The menace of scammers on Twitter
Lots of other businesses have been taken over by these scammers for fraudulent purposes. Some include a record label and a book publisher. The mode of operation is hijacking verified accounts with thousands of followers and then changing the profile picture and name to impersonate Musk. They use other verified accounts to claim they have received the crypto. They then ask users to send some bitcoins to a particular address to be eligible.
A spokeswoman for Capgemini, one of the hijacked accounts, said in a statement,
“We are aware that a number of Twitter accounts at various organizations have been impacted by this scam and the Capgemini Australia account was among them. It’s in the process of being restored, and no Capgemini client operations have been adversely impacted,”
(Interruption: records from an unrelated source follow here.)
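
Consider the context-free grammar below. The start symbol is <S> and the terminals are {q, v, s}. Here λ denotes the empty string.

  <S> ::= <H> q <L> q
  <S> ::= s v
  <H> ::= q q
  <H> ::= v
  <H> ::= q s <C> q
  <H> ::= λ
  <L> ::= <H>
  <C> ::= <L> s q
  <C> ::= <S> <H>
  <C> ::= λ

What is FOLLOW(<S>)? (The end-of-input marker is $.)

{$, q, v}

FIRST(<H>): from <H>::=q q we get {q}; from <H>::=v we get {v}; from <H>::=q s <C> q we get {q}; from <H>::=λ we get {λ}. So FIRST(<H>) = {λ, q, v}.
FIRST(<S>): from <S>::=<H> q <L> q we get {q, v}; from <S>::=s v we get {s}. So FIRST(<S>) = {q, s, v}.
FIRST(<L>): from <L>::=<H> we get {λ, q, v}. So FIRST(<L>) = {λ, q, v}.
FIRST(<C>): from <C>::=<L> s q we get {q, s, v}; from <C>::=<S> <H> we get {q, s, v}; from <C>::=λ we get {λ}. So FIRST(<C>) = {λ, q, s, v}.
FOLLOW(<S>) includes $ since <S> is the start symbol.
FOLLOW(<L>): in <S>::=<H> q <L> q, <L> is followed by q with FIRST {q}; in <C>::=<L> s q, <L> is followed by s q with FIRST {s}. Thus FOLLOW(<L>) = {q, s}.
FOLLOW(<C>): in <H>::=q s <C> q, <C> is followed by q with FIRST {q}. Thus FOLLOW(<C>) = {q}.
FOLLOW(<S>): in <C>::=<S> <H>, <S> is followed by <H> with FIRST {λ, q, v}; in <C>::=<S> <H>, the suffix after <S> is nullable, so FOLLOW(<S>) ⊇ FOLLOW(<C>) = {q}. Thus FOLLOW(<S>) = {$, q, v}.
FOLLOW(<H>): in <S>::=<H> q <L> q, <H> is followed by q <L> q with FIRST {q}; in <L>::=<H>, the suffix after <H> is empty, so FOLLOW(<H>) ⊇ FOLLOW(<L>) = {q, s}; in <C>::=<S> <H>, the suffix after <H> is empty, so FOLLOW(<H>) ⊇ FOLLOW(<C>) = {q}. Thus FOLLOW(<H>) = {q, s}.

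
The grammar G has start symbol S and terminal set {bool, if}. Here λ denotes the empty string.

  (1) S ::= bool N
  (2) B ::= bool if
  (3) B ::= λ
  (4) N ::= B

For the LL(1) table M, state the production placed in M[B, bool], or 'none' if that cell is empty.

B ::= bool if

FIRST(S): from S::=bool N we get {bool}. So FIRST(S) = {bool}.
FIRST(B): from B::=bool if we get {bool}; from B::=λ we get {λ}. So FIRST(B) = {λ, bool}.
FIRST(N): from N::=B we get {λ, bool}. So FIRST(N) = {λ, bool}.
FOLLOW(S) includes $ since S is the start symbol.
FOLLOW(N): in S::=bool N, the suffix after N is empty, so FOLLOW(N) ⊇ FOLLOW(S) = {$}. Thus FOLLOW(N) = {$}.
FOLLOW(B): in N::=B, the suffix after B is empty, so FOLLOW(B) ⊇ FOLLOW(N) = {$}. Thus FOLLOW(B) = {$}.
For B ::= bool if: FIRST(bool if) = {bool}, so it goes in M[B, t] for t ∈ {bool}.
For B ::= λ: FIRST(λ) = {λ}, so it goes in M[B, t] for t ∈ {}; since λ ∈ FIRST, also for every t ∈ FOLLOW(B) = {$}.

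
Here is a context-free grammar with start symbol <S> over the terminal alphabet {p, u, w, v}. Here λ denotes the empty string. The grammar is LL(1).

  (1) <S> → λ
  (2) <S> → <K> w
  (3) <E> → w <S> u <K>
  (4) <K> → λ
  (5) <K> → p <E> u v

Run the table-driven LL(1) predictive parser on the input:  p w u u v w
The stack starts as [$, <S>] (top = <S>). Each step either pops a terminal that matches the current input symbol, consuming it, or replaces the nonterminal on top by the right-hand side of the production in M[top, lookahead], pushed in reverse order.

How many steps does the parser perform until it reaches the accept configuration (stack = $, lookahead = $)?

11

step 1: stack=$ <S>  input=p w u u v w $  — expand <S> → <K> w
step 2: stack=$ w <K>  input=p w u u v w $  — expand <K> → p <E> u v
step 3: stack=$ w v u <E> p  input=p w u u v w $  — match p
step 4: stack=$ w v u <E>  input=w u u v w $  — expand <E> → w <S> u <K>
step 5: stack=$ w v u <K> u <S> w  input=w u u v w $  — match w
step 6: stack=$ w v u <K> u <S>  input=u u v w $  — expand <S> → λ
step 7: stack=$ w v u <K> u  input=u u v w $  — match u
step 8: stack=$ w v u <K>  input=u v w $  — expand <K> → λ
step 9: stack=$ w v u  input=u v w $  — match u
step 10: stack=$ w v  input=v w $  — match v
step 11: stack=$ w  input=w $  — match w
Accept reached after 11 steps.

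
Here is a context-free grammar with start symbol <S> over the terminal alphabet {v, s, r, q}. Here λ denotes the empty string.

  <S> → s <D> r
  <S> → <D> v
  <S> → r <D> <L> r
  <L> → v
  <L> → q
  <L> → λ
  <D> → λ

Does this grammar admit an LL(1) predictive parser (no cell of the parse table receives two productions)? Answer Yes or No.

Yes

FIRST(<S>) = {r, s, v}
FIRST(<L>) = {λ, q, v}
FIRST(<D>) = {λ}
FOLLOW(<S>) = {$}
FOLLOW(<L>) = {r}
FOLLOW(<D>) = {q, r, v}
Each cell of M receives at most one production.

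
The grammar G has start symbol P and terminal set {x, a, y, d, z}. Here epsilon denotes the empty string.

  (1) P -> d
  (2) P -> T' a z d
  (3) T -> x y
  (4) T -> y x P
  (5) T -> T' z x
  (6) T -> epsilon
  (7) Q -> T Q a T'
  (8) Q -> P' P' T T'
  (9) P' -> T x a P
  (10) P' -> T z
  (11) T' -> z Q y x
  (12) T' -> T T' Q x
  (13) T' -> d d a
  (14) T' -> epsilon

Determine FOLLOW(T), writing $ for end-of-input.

FIRST(P) = {a, d, x, y, z}  (via T' a z d)
FIRST(T) = {epsilon, d, x, y, z}  (via T' z x)
FIRST(P') = {d, x, y, z}  (via T x a P, T z)
FIRST(Q) = {d, x, y, z}  (via T Q a T', P' P' T T')
FIRST(T') = {epsilon, d, x, y, z}  (via T T' Q x)
FOLLOW(P) includes $ since P is the start symbol.
FOLLOW(Q): in Q->T Q a T', Q is followed by a T' with FIRST {a}; in T'->z Q y x, Q is followed by y x with FIRST {y}; in T'->T T' Q x, Q is followed by x with FIRST {x}. Thus FOLLOW(Q) = {a, x, y}.
FOLLOW(T): in Q->T Q a T', T is followed by Q a T' with FIRST {d, x, y, z}; in Q->P' P' T T', T is followed by T' with FIRST {epsilon, d, x, y, z}; in Q->P' P' T T', the suffix after T is nullable, so FOLLOW(T) ⊇ FOLLOW(Q) = {a, x, y}; in P'->T x a P, T is followed by x a P with FIRST {x}; in P'->T z, T is followed by z with FIRST {z}; in T'->T T' Q x, T is followed by T' Q x with FIRST {d, x, y, z}. Thus FOLLOW(T) = {a, d, x, y, z}.
FOLLOW(P'): in Q->P' P' T T' (occurrence 1), P' is followed by P' T T' with FIRST {d, x, y, z}; in Q->P' P' T T' (occurrence 2), P' is followed by T T' with FIRST {epsilon, d, x, y, z}; in Q->P' P' T T' (occurrence 2), the suffix after P' is nullable, so FOLLOW(P') ⊇ FOLLOW(Q) = {a, x, y}. Thus FOLLOW(P') = {a, d, x, y, z}.
FOLLOW(P): in T->y x P, the suffix after P is empty, so FOLLOW(P) ⊇ FOLLOW(T) = {a, d, x, y, z}; in P'->T x a P, the suffix after P is empty, so FOLLOW(P) ⊇ FOLLOW(P') = {a, d, x, y, z}. Thus FOLLOW(P) = {$, a, d, x, y, z}.
FOLLOW(T'): in P->T' a z d, T' is followed by a z d with FIRST {a}; in T->T' z x, T' is followed by z x with FIRST {z}; in Q->T Q a T', the suffix after T' is empty, so FOLLOW(T') ⊇ FOLLOW(Q) = {a, x, y}; in Q->P' P' T T', the suffix after T' is empty, so FOLLOW(T') ⊇ FOLLOW(Q) = {a, x, y}; in T'->T T' Q x, T' is followed by Q x with FIRST {d, x, y, z}. Thus FOLLOW(T') = {a, d, x, y, z}.

{a, d, x, y, z}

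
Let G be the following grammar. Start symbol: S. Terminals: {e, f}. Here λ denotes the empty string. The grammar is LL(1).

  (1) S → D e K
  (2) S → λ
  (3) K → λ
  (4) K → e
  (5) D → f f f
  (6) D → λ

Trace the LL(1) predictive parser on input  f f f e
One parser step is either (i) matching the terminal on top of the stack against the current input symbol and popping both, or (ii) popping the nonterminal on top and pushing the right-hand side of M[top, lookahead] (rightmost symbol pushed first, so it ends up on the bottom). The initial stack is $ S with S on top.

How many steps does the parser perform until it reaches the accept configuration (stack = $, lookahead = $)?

step 1: stack=$ S  input=f f f e $  — expand S → D e K
step 2: stack=$ K e D  input=f f f e $  — expand D → f f f
step 3: stack=$ K e f f f  input=f f f e $  — match f
step 4: stack=$ K e f f  input=f f e $  — match f
step 5: stack=$ K e f  input=f e $  — match f
step 6: stack=$ K e  input=e $  — match e
step 7: stack=$ K  input=$  — expand K → λ
Accept reached after 7 steps.

7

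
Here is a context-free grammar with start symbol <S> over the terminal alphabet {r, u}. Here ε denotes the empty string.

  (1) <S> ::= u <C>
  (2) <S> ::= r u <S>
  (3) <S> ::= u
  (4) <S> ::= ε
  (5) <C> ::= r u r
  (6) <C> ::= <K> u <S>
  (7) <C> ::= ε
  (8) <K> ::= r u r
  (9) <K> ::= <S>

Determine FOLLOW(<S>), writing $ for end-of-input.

FIRST(<S>) = {ε, r, u}
FIRST(<K>) = {ε, r, u}  (via <S>)
FIRST(<C>) = {ε, r, u}  (via <K> u <S>)
FOLLOW(<S>) includes $ since <S> is the start symbol.
FOLLOW(<K>): in <C>::=<K> u <S>, <K> is followed by u <S> with FIRST {u}. Thus FOLLOW(<K>) = {u}.
FOLLOW(<S>): in <S>::=r u <S>, the suffix after <S> is empty (adds nothing new); in <C>::=<K> u <S>, the suffix after <S> is empty, so FOLLOW(<S>) ⊇ FOLLOW(<C>) = {$, u}; in <K>::=<S>, the suffix after <S> is empty, so FOLLOW(<S>) ⊇ FOLLOW(<K>) = {u}. Thus FOLLOW(<S>) = {$, u}.
FOLLOW(<C>): in <S>::=u <C>, the suffix after <C> is empty, so FOLLOW(<C>) ⊇ FOLLOW(<S>) = {$, u}. Thus FOLLOW(<C>) = {$, u}.

{$, u}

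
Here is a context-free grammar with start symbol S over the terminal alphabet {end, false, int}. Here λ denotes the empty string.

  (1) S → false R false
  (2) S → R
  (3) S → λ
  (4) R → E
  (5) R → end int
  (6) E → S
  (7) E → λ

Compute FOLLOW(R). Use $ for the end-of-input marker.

{$, false}

FIRST(S): from S→false R false we get {false}; from S→R we get {λ, end, false}; from S→λ we get {λ}. So FIRST(S) = {λ, end, false}.
FIRST(E): from E→S we get {λ, end, false}; from E→λ we get {λ}. So FIRST(E) = {λ, end, false}.
FIRST(R): from R→E we get {λ, end, false}; from R→end int we get {end}. So FIRST(R) = {λ, end, false}.
FOLLOW(S) includes $ since S is the start symbol.
FOLLOW(S): in E→S, the suffix after S is empty, so FOLLOW(S) ⊇ FOLLOW(E) = {$, false}. Thus FOLLOW(S) = {$, false}.
FOLLOW(R): in S→false R false, R is followed by false with FIRST {false}; in S→R, the suffix after R is empty, so FOLLOW(R) ⊇ FOLLOW(S) = {$, false}. Thus FOLLOW(R) = {$, false}.
FOLLOW(E): in R→E, the suffix after E is empty, so FOLLOW(E) ⊇ FOLLOW(R) = {$, false}. Thus FOLLOW(E) = {$, false}.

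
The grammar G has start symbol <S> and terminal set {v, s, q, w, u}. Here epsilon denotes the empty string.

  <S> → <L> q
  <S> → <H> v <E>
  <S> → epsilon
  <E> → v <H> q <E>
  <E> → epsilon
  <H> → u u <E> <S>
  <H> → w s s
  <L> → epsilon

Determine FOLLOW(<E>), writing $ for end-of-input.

FIRST(<E>) = {epsilon, v}
FIRST(<H>) = {u, w}
FIRST(<L>) = {epsilon}
FIRST(<S>) = {epsilon, q, u, w}  (via <L> q, <H> v <E>)
FOLLOW(<S>) includes $ since <S> is the start symbol.
FOLLOW(<H>): in <S>→<H> v <E>, <H> is followed by v <E> with FIRST {v}; in <E>→v <H> q <E>, <H> is followed by q <E> with FIRST {q}. Thus FOLLOW(<H>) = {q, v}.
FOLLOW(<S>): in <H>→u u <E> <S>, the suffix after <S> is empty, so FOLLOW(<S>) ⊇ FOLLOW(<H>) = {q, v}. Thus FOLLOW(<S>) = {$, q, v}.
FOLLOW(<E>): in <S>→<H> v <E>, the suffix after <E> is empty, so FOLLOW(<E>) ⊇ FOLLOW(<S>) = {$, q, v}; in <E>→v <H> q <E>, the suffix after <E> is empty (adds nothing new); in <H>→u u <E> <S>, <E> is followed by <S> with FIRST {epsilon, q, u, w}; in <H>→u u <E> <S>, the suffix after <E> is nullable, so FOLLOW(<E>) ⊇ FOLLOW(<H>) = {q, v}. Thus FOLLOW(<E>) = {$, q, u, v, w}.
FOLLOW(<L>): in <S>→<L> q, <L> is followed by q with FIRST {q}. Thus FOLLOW(<L>) = {q}.

{$, q, u, v, w}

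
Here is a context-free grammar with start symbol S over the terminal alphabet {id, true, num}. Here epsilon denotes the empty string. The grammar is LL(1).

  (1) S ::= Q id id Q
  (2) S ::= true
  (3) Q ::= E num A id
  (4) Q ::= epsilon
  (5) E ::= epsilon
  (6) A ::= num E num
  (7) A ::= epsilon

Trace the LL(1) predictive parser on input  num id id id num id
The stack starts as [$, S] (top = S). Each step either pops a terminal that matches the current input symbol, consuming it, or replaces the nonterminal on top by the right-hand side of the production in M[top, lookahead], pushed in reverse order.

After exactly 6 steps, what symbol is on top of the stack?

     Stack                 Input                  Action
  1  $ S                   num id id id num id $  expand S ::= Q id id Q
  2  $ Q id id Q           num id id id num id $  expand Q ::= E num A id
  3  $ Q id id id A num E  num id id id num id $  expand E ::= epsilon
  4  $ Q id id id A num    num id id id num id $  match num
  5  $ Q id id id A        id id id num id $      expand A ::= epsilon
  6  $ Q id id id          id id id num id $      match id
Stack after step 6: $ Q id id (top = id).

id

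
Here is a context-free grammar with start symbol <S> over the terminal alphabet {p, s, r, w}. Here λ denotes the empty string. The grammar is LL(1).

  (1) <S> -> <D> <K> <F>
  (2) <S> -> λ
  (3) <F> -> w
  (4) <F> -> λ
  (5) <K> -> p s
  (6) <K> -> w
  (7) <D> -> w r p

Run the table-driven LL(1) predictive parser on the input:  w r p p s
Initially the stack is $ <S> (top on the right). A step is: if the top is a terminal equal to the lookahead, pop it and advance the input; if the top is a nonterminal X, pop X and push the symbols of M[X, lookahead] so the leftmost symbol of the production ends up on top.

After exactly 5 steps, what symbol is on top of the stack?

<K>

     Stack            Input        Action
  1  $ <S>            w r p p s $  expand <S> -> <D> <K> <F>
  2  $ <F> <K> <D>    w r p p s $  expand <D> -> w r p
  3  $ <F> <K> p r w  w r p p s $  match w
  4  $ <F> <K> p r    r p p s $    match r
  5  $ <F> <K> p      p p s $      match p
Stack after step 5: $ <F> <K> (top = <K>).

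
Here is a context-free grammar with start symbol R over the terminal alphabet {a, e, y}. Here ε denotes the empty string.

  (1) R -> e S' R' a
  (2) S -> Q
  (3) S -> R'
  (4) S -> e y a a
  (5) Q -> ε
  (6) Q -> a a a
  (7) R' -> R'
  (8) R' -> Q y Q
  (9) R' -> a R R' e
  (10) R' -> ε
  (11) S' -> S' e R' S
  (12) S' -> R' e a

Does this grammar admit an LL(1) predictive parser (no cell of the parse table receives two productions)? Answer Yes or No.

FIRST(R) = {e}
FIRST(S) = {ε, a, e, y}
FIRST(Q) = {ε, a}
FIRST(R') = {ε, a, y}
FIRST(S') = {a, e, y}
FOLLOW(R) = {$, a, e, y}
FOLLOW(S) = {a, e, y}
FOLLOW(Q) = {a, e, y}
FOLLOW(R') = {a, e, y}
FOLLOW(S') = {a, e, y}
Cell M[Q, a] receives both Q -> ε and Q -> a a a — the grammar is not LL(1).

No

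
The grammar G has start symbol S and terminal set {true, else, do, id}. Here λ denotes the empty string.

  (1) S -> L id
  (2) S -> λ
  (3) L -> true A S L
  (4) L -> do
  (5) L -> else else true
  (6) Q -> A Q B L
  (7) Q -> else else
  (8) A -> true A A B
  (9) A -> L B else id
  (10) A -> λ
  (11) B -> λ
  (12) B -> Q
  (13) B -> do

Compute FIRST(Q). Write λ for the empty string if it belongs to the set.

FIRST(L) = {do, else, true}
FIRST(S) = {λ, do, else, true}  (via L id)
FIRST(A) = {λ, do, else, true}  (via L B else id)
FIRST(Q) = {do, else, true}  (via A Q B L)
FIRST(B) = {λ, do, else, true}  (via Q)

{do, else, true}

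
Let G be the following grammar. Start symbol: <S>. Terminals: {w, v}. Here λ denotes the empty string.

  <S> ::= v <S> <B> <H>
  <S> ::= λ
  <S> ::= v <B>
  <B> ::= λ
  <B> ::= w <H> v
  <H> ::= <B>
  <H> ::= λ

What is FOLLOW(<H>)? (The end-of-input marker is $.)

{$, v, w}

FIRST(<S>): from <S>::=v <S> <B> <H> we get {v}; from <S>::=λ we get {λ}; from <S>::=v <B> we get {v}. So FIRST(<S>) = {λ, v}.
FIRST(<B>): from <B>::=λ we get {λ}; from <B>::=w <H> v we get {w}. So FIRST(<B>) = {λ, w}.
FIRST(<H>): from <H>::=<B> we get {λ, w}; from <H>::=λ we get {λ}. So FIRST(<H>) = {λ, w}.
FOLLOW(<S>) includes $ since <S> is the start symbol.
FOLLOW(<S>): in <S>::=v <S> <B> <H>, <S> is followed by <B> <H> with FIRST {λ, w}; in <S>::=v <S> <B> <H>, the suffix after <S> is nullable (adds nothing new). Thus FOLLOW(<S>) = {$, w}.
FOLLOW(<H>): in <S>::=v <S> <B> <H>, the suffix after <H> is empty, so FOLLOW(<H>) ⊇ FOLLOW(<S>) = {$, w}; in <B>::=w <H> v, <H> is followed by v with FIRST {v}. Thus FOLLOW(<H>) = {$, v, w}.
FOLLOW(<B>): in <S>::=v <S> <B> <H>, <B> is followed by <H> with FIRST {λ, w}; in <S>::=v <S> <B> <H>, the suffix after <B> is nullable, so FOLLOW(<B>) ⊇ FOLLOW(<S>) = {$, w}; in <S>::=v <B>, the suffix after <B> is empty, so FOLLOW(<B>) ⊇ FOLLOW(<S>) = {$, w}; in <H>::=<B>, the suffix after <B> is empty, so FOLLOW(<B>) ⊇ FOLLOW(<H>) = {$, v, w}. Thus FOLLOW(<B>) = {$, v, w}.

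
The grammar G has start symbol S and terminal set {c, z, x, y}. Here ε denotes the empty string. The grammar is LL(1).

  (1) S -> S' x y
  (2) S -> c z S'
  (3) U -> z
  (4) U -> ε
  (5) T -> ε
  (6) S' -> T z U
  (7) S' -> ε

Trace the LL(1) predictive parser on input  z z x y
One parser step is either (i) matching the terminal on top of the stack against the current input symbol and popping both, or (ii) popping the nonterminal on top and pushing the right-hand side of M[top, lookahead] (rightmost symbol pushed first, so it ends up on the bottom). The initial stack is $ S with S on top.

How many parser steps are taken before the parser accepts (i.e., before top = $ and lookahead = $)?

8

     Stack        Input      Action
  1  $ S          z z x y $  expand S -> S' x y
  2  $ y x S'     z z x y $  expand S' -> T z U
  3  $ y x U z T  z z x y $  expand T -> ε
  4  $ y x U z    z z x y $  match z
  5  $ y x U      z x y $    expand U -> z
  6  $ y x z      z x y $    match z
  7  $ y x        x y $      match x
  8  $ y          y $        match y
Accept reached after 8 steps.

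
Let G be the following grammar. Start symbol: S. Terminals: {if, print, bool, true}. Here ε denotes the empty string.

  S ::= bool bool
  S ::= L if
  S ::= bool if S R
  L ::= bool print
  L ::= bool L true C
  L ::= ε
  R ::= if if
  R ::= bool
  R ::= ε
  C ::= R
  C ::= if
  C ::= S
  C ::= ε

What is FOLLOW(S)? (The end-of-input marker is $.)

FIRST(L): from L::=bool print we get {bool}; from L::=bool L true C we get {bool}; from L::=ε we get {ε}. So FIRST(L) = {ε, bool}.
FIRST(R): from R::=if if we get {if}; from R::=bool we get {bool}; from R::=ε we get {ε}. So FIRST(R) = {ε, bool, if}.
FIRST(S): from S::=bool bool we get {bool}; from S::=L if we get {bool, if}; from S::=bool if S R we get {bool}. So FIRST(S) = {bool, if}.
FIRST(C): from C::=R we get {ε, bool, if}; from C::=if we get {if}; from C::=S we get {bool, if}; from C::=ε we get {ε}. So FIRST(C) = {ε, bool, if}.
FOLLOW(S) includes $ since S is the start symbol.
FOLLOW(L): in S::=L if, L is followed by if with FIRST {if}; in L::=bool L true C, L is followed by true C with FIRST {true}. Thus FOLLOW(L) = {if, true}.
FOLLOW(C): in L::=bool L true C, the suffix after C is empty, so FOLLOW(C) ⊇ FOLLOW(L) = {if, true}. Thus FOLLOW(C) = {if, true}.
FOLLOW(S): in S::=bool if S R, S is followed by R with FIRST {ε, bool, if}; in S::=bool if S R, the suffix after S is nullable (adds nothing new); in C::=S, the suffix after S is empty, so FOLLOW(S) ⊇ FOLLOW(C) = {if, true}. Thus FOLLOW(S) = {$, bool, if, true}.
FOLLOW(R): in S::=bool if S R, the suffix after R is empty, so FOLLOW(R) ⊇ FOLLOW(S) = {$, bool, if, true}; in C::=R, the suffix after R is empty, so FOLLOW(R) ⊇ FOLLOW(C) = {if, true}. Thus FOLLOW(R) = {$, bool, if, true}.

{$, bool, if, true}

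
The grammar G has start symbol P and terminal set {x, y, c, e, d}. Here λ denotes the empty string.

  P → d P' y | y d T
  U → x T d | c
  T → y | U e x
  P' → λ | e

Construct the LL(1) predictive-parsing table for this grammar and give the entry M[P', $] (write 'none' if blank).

none

FIRST(P) = {d, y}
FIRST(U) = {c, x}
FIRST(P') = {λ, e}
FIRST(T) = {c, x, y}  (via U e x)
FOLLOW(P) includes $ since P is the start symbol.
FOLLOW(P'): in P→d P' y, P' is followed by y with FIRST {y}. Thus FOLLOW(P') = {y}.
For P' → λ: FIRST(λ) = {λ}, so it goes in M[P', t] for t ∈ {}; since λ ∈ FIRST, also for every t ∈ FOLLOW(P') = {y}.
For P' → e: FIRST(e) = {e}, so it goes in M[P', t] for t ∈ {e}.
None of these place a production in M[P', $].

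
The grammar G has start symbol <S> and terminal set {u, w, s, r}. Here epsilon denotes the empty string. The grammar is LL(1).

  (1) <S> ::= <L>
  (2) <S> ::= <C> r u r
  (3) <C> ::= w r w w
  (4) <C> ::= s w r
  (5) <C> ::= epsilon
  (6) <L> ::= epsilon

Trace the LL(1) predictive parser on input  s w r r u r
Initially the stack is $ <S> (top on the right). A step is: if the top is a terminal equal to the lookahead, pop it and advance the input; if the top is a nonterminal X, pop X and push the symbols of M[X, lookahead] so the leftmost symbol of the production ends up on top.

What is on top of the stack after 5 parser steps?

r

step 1: stack=$ <S>  input=s w r r u r $  — expand <S> ::= <C> r u r
step 2: stack=$ r u r <C>  input=s w r r u r $  — expand <C> ::= s w r
step 3: stack=$ r u r r w s  input=s w r r u r $  — match s
step 4: stack=$ r u r r w  input=w r r u r $  — match w
step 5: stack=$ r u r r  input=r r u r $  — match r
Stack after step 5: $ r u r (top = r).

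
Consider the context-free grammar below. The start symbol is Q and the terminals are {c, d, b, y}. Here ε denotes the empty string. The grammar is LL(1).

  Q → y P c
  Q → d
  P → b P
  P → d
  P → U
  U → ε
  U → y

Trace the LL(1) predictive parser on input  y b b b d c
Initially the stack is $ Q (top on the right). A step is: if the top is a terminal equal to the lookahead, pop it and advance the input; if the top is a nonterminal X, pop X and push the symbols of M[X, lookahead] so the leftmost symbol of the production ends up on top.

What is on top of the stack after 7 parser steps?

b

step 1: stack=$ Q  input=y b b b d c $  — expand Q → y P c
step 2: stack=$ c P y  input=y b b b d c $  — match y
step 3: stack=$ c P  input=b b b d c $  — expand P → b P
step 4: stack=$ c P b  input=b b b d c $  — match b
step 5: stack=$ c P  input=b b d c $  — expand P → b P
step 6: stack=$ c P b  input=b b d c $  — match b
step 7: stack=$ c P  input=b d c $  — expand P → b P
Stack after step 7: $ c P b (top = b).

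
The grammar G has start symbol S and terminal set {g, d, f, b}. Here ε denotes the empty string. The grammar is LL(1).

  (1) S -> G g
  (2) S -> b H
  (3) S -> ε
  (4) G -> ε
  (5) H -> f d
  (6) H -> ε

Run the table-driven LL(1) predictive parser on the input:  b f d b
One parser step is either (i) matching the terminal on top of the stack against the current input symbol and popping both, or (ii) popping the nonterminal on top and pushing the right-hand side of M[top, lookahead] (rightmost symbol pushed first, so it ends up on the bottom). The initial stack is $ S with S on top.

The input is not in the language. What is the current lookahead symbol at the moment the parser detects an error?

     Stack  Input      Action
  1  $ S    b f d b $  expand S -> b H
  2  $ H b  b f d b $  match b
  3  $ H    f d b $    expand H -> f d
  4  $ d f  f d b $    match f
  5  $ d    d b $      match d
  6  $      b $        error: stack empty but input remains

b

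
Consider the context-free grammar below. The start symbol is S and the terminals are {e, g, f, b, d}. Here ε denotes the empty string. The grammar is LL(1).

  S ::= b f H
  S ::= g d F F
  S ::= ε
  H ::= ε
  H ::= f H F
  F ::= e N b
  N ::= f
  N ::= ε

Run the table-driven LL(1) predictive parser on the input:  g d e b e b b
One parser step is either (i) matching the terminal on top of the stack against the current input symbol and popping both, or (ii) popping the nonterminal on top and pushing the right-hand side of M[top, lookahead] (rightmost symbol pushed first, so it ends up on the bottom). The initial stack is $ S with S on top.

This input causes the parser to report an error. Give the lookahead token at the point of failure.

b

step 1: stack=$ S  input=g d e b e b b $  — expand S ::= g d F F
step 2: stack=$ F F d g  input=g d e b e b b $  — match g
step 3: stack=$ F F d  input=d e b e b b $  — match d
step 4: stack=$ F F  input=e b e b b $  — expand F ::= e N b
step 5: stack=$ F b N e  input=e b e b b $  — match e
step 6: stack=$ F b N  input=b e b b $  — expand N ::= ε
step 7: stack=$ F b  input=b e b b $  — match b
step 8: stack=$ F  input=e b b $  — expand F ::= e N b
step 9: stack=$ b N e  input=e b b $  — match e
step 10: stack=$ b N  input=b b $  — expand N ::= ε
step 11: stack=$ b  input=b b $  — match b
step 12: stack=$  input=b $  — error: stack empty but input remains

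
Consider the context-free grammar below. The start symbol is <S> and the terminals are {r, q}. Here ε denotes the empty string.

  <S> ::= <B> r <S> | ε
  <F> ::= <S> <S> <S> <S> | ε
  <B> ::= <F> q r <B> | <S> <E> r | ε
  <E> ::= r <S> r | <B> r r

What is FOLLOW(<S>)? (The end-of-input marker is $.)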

Also, it appears that these scammers are buying ads through Twitter to promote tweets to other users.
James P. Lloyd tweeted about the Capgemini hack and said it was being used to promote tweets representing Elon Musk.
Other Twitter users expressed shock that the social network allowed such tweets to continue. Katie Collins tweeted,
“One of those promoted fake Elon Musk bitcoin tweets from a verified account just appeared on my timeline. Hey @jack, are you anywhere close to cracking this scam?”
Several Twitter users have been duped by such scams. Recently, @PantheonBooks, one hacked account scammed users of about $180,000 worth of BTC.
In a statement, the spokesperson for Twitter said that impersonation of other users is against the rules of the social network. Also, the social media site has been improving how it handles such cryptocurrency scams.
Twitter believes that the number of fake giveaways and tweets have reduced drastically. In a statement, the spokesperson said,
“Scammers are constantly changing their methods, and it’s our job to stay on top of their movements, observe their actions and work to stay one step ahead. In most cases, our enforcement teams are detecting this activity and taking these down before they’re reported,”
Protect your account from scammers
Users on Twitter can secure their accounts by adding an extra layer of security. The company recommended that users secure their accounts with a two-factor authentication. Also, users can avoid taking part in such unverified scams. It is safer to do some research before taking part in any crypto giveaway.